Autrement dit, les arguments se présentent comme des « didascalies de lecture » amplifiées, mais aussi comme des « didascalies de spectacle14 » fournissant un compte rendu des représentations destiné à ceux qui n’ont pas pu y assister. Surtout, les arguments portent témoignage de l’art totalement inouï du comédien Molière au moment où il ne s’avance plus masqué en Mascarille :
Comme les Précieuses, Le Cocu imaginaire reposait largement sur ce que Molière avait alors appelé « l’action », c’est-à-dire un jeu de gestes et de mimiques inédit dans le théâtre français ; or ce jeu, qu’il avait déploré dans la préface des Précieuses ne pouvoir faire passer dans l’imprimé, voici que l’édition procurée par Ribou tentait de le transcrire grâce aux « arguments de chaque scène » rédigés par Donneau de Visé.15
Cette publication exceptionnelle réunit ainsi de multiples raisons de nous intéresser, que le pirate soit sincère ou non dans son argumentaire, lequel relève naturellement d’une stratégie éditoriale. Du fait de ses arguments didascaliques, cette publication se présente plus que jamais comme une « seconde représentation », selon l’expression de Véronique Lochert16, et même comme une sorte de mise en scène de papier capable – le pirate ne semble pas en douter – de restituer au lecteur au moins en partie « les agréments que le Théâtre donne » au poème dramatique ainsi que les « Jeux de Théâtre17 ».

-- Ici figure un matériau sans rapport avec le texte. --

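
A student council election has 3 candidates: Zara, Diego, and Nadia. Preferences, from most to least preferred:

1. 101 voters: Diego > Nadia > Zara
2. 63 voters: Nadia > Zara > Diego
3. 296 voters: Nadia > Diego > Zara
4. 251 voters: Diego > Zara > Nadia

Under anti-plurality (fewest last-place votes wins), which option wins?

Diego

Last-place votes: Zara 397, Diego 63, Nadia 251.
Diego is ranked last by the fewest voters, so Diego wins.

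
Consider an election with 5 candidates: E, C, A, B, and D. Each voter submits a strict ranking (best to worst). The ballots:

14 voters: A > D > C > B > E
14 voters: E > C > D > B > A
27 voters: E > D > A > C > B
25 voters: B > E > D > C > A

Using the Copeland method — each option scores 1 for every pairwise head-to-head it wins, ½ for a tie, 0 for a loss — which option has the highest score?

E: beats C, A, B, and D → score 4.
C: beats B; loses to E, A, and D → score 1.
A: beats C and B; loses to E and D → score 2.
B: loses to E, C, A, and D → score 0.
D: beats C, A, and B; loses to E → score 3.
E has the best pairwise record.

E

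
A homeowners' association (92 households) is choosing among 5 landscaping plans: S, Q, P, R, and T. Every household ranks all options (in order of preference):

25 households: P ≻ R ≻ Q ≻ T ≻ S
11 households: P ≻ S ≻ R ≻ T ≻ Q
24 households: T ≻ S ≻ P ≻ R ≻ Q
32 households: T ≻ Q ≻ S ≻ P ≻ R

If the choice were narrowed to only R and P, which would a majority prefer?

Voters preferring R to P: 0; preferring P to R: 92.
P wins the head-to-head.

P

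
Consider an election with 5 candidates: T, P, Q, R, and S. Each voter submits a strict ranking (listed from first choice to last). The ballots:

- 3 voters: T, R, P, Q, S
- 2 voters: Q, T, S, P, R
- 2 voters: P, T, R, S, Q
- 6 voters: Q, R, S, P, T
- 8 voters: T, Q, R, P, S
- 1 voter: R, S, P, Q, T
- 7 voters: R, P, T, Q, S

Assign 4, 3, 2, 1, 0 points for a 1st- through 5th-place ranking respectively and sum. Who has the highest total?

T: 3·4 + 2·3 + 2·3 + 6·0 + 8·4 + 1·0 + 7·2 = 70
P: 3·2 + 2·1 + 2·4 + 6·1 + 8·1 + 1·2 + 7·3 = 53
Q: 3·1 + 2·4 + 2·0 + 6·4 + 8·3 + 1·1 + 7·1 = 67
R: 3·3 + 2·0 + 2·2 + 6·3 + 8·2 + 1·4 + 7·4 = 79
S: 3·0 + 2·2 + 2·1 + 6·2 + 8·0 + 1·3 + 7·0 = 21
R has the highest Borda score (79).

R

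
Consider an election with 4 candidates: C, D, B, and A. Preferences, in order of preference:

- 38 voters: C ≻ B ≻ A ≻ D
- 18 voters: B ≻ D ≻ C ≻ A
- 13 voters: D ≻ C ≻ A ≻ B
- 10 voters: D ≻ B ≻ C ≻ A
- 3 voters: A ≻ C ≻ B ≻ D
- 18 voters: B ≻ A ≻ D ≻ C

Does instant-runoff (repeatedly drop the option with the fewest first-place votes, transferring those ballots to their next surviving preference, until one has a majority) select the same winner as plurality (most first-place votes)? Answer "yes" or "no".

yes

Instant-runoff — R1 C 38, D 23, B 36, A 3 (A out); R2 C 41, D 23, B 36 (D out); R3 C 54, B 46 (C winner). Winner: C.
Plurality — first-place votes: C 38, D 23, B 36, A 3. Winner: C.
The two methods agree.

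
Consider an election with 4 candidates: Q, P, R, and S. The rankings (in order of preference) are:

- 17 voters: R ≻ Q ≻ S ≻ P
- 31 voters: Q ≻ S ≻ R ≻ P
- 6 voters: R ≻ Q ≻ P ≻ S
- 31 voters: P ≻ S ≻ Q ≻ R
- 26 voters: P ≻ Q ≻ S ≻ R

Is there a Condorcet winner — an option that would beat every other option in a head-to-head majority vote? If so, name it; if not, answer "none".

P

P vs Q: 57–54 for P.
P vs R: 57–54 for P.
P vs S: 63–48 for P.
P beats every other option head-to-head.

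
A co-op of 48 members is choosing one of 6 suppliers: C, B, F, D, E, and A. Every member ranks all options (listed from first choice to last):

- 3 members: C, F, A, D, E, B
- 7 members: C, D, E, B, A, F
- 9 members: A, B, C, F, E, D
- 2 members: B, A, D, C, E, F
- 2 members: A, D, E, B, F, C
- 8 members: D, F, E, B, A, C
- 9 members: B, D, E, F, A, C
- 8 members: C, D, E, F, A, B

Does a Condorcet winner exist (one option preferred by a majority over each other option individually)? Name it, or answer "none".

Checking pairwise contests:
B beats C 30–18.
D beats B 28–20.
C beats F 29–19.
C beats D 27–21.
C beats E 29–19.
B beats A 26–22.
Every option loses at least one head-to-head, so there is no Condorcet winner.

none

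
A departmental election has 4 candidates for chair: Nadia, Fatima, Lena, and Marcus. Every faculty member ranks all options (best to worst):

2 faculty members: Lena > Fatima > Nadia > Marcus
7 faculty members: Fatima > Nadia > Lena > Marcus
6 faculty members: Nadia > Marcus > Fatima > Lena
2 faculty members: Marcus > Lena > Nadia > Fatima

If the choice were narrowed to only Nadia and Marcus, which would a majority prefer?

Nadia

Voters preferring Nadia to Marcus: 15; preferring Marcus to Nadia: 2.
Nadia wins the head-to-head.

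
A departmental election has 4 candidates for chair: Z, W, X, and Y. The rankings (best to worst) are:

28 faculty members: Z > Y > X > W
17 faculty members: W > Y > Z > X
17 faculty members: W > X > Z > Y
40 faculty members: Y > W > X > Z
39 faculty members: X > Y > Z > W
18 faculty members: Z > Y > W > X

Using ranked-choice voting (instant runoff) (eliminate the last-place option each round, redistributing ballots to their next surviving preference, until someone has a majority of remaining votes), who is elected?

Y

Round 1: Z 46, W 34, X 39, Y 40. Eliminate W.
Round 2: Z 46, X 56, Y 57. Eliminate Z.
Round 3: X 56, Y 103. Y has a majority.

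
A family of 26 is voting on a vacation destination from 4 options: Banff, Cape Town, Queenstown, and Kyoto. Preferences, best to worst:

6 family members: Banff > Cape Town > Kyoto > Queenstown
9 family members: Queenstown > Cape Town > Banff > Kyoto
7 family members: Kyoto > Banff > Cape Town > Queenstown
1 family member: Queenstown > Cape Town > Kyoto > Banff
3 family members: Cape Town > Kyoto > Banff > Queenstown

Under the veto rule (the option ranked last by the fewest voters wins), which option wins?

Last-place votes: Banff 1, Cape Town 0, Queenstown 16, Kyoto 9.
Cape Town is ranked last by the fewest voters, so Cape Town wins.

Cape Town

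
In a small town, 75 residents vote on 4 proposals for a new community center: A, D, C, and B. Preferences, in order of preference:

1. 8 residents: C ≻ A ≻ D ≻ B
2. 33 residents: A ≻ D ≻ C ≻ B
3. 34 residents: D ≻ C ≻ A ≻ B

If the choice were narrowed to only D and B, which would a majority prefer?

Voters preferring D to B: 75; preferring B to D: 0.
D wins the head-to-head.

D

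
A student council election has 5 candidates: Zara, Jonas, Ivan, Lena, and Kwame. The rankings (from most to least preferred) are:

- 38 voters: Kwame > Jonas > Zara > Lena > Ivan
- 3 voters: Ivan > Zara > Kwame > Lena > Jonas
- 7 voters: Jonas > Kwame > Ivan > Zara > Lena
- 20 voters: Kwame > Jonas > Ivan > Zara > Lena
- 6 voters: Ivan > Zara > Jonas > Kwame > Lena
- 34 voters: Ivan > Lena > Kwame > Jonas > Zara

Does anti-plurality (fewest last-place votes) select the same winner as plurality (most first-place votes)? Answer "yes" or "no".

Anti-plurality — last-place votes: Zara 34, Jonas 3, Ivan 38, Lena 33, Kwame 0. Winner: Kwame.
Plurality — first-place votes: Zara 0, Jonas 7, Ivan 43, Lena 0, Kwame 58. Winner: Kwame.
The two methods agree.

yes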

Molière a-t-il lui-même pris conscience de la valeur documentaire18 de cette mise en scène de papier que propose l’édition pirate de 1660 ? La deuxième édition de la pièce, contrôlée elle par Molière, maintient en 1662 ces arguments didascaliques, absolument uniques dans ses publications. Dans cette seconde édition, identique à l’édition pirate, seul le privilège se trouve modifié, non la page de titre, Molière devenant de jure – mais discrètement, par la petite porte – l’auteur du texte dialogique de Sganarelle ou le Cocu imaginaire et de son paratexte didascalique. Le fait que Molière laisse l’édition en l’état conduit à se demander si ces deux premières éditions didascaliques ne répondent pas par avance à un vœu que le comédien Molière exprime à travers ce conseil de l’avis « Au lecteur » de L’Amour médecin19 :
Il n’est pas nécessaire de vous avertir qu’il y a beaucoup de choses qui dépendent de l’action ; On sait bien que les Comédies ne sont faites que pour être jouées, et je ne conseille de lire celle-ci qu’aux personnes qui ont des yeux pour découvrir dans la lecture tout le jeu du Théâtre.
Quoi qu’il en soit, l’énoncé « On sait bien que les Comédies ne sont faites que pour être jouées » a aussi valeur de slogan, voire de pons asinorum20. L’introduction du Molière sous les feux de la rampe de Noël Peacock, qui l’adopte pour titre, précise que
cette lapalissade de Molière […] qui semblait s’être perdue durant trois siècles sous le poids de critiques qui ne cherchaient dans son œuvre qu’une substantifique moelle philosophique et moralisatrice, est devenue, depuis le travail de W. G. Moore et René Bray, le mot d’ordre pour la nouvelle orientation des études moliéresques.21
Disons sans entrer ici dans ce débat que le Molière de 1660, en tête de sa toute première publication dans la Préface des Précieuses ridicules, exprimait déjà au lecteur la même chose qu’en 1665 dans L’Amour médecin : « comme une grande partie des grâces, qu’on y a trouvées, dépendent de l’action, et du ton de voix, il m’importait, qu’on ne les dépouillât pas de ces ornements22 ». L’insistance persistante de Molière dans ses textes liminaires constitue une sorte de signal d’alerte qui devrait inciter à prendre le paratexte didascalique du Cocu imaginaire au sérieux. Or ce signal n’est pas encore clairement reçu, y compris par la critique la plus réceptive. Par exemple, en dépit du titre de son introduction, Molière sous les feux de la rampe ne fait aucune mention de ces éditions didascaliques. Une telle tentative de mise en scène de papier fournit pourtant un document particulièrement précieux et n’est semble-t-il ni plus ni moins qu’un hapax éditorial23.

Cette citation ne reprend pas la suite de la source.